* First-quarter production hits record high
* Sends oil by barge, plans rail shipments to reach U.S.
* High costs, weak Canadian dollar behind 1st-qtr loss
* Shares up 8 pct, largest single-day gain in a year
By Sandhya Vijayan
April 24 (Reuters) - Canadian oil sands producer MEG Energy Corp posted record quarterly output and opened up new export routes to the United States, putting its shares on track for their biggest one-day percentage gain in a year.
MEG’s stock rose as much as 8 percent on Wednesday after the company said it had begun sending crude across the border on barges to avoid congestion in the main pipeline linking the oil sands of Alberta to U.S. refineries.
Chief Executive Bill McCaffrey said MEG also planned to ship “significant” volumes of crude by rail in the second half of the year.
“As we continue through 2013, we expect to deliver increasing volumes to higher-priced markets,” McCaffrey said in a statement accompanying first-quarter results.
MEG, whose key operations are in the southern Athabasca oil sands region of Alberta, said expanded steam generation capacity and enhanced reservoir efficiency measures allowed it to bring additional wells into production during the quarter.
The company’s average production in the first quarter rose 14 percent from a year earlier to a record 32,531 barrels of oil per day (bopd), overshadowing a quarterly loss driven by higher costs and a weaker Canadian dollar.
“The production numbers ... reinforce the company’s ability to bring production on line and continue to ramp up volumes,” said Morningstar analyst David McColl.
MEG said it remained on track to achieve production of 32,000 to 35,000 bopd in 2013.
But, like every major mining project in the Alberta oil sands -- the world’s third-largest reserve of crude oil -- the company has suffered substantial cost increases.
Net operating costs rose about 31 percent in the quarter to $10.44 per barrel. The company attributed the increase to higher natural gas prices and costs associated with its plans to grow production in the short term.
“The challenge for the company is the pace of capital spending, as well as the pricing they are getting for their heavy oil,” UBS analyst Chad Friess said.
MEG posted a first-quarter loss of C$71.3 million ($69.5 million), or 32 Canadian cents per share, compared with a profit of C$53.4 million, or 27 Canadian cents per share, a year earlier.

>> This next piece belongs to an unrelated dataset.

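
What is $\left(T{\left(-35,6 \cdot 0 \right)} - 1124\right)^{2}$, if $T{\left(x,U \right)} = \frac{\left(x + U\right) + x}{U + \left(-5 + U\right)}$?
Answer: $1232100$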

As well as rising costs, the company attributed the loss to a drop in the value of the Canadian dollar relative to the U.S. dollar, which resulted in unrealized foreign exchange impacts on its U.S. dollar-denominated debt, cash and cash equivalents.
Cash flow from operations fell to C$7.1 million in the quarter from C$72.0 million a year earlier due to lower prices, particularly in the first two months of the quarter.
Despite the fall, cash flow was well within the expected range, Friess said.
MEG’s shares were trading up 7 percent at C$29.00 in afternoon trading on the Toronto Stock Exchange.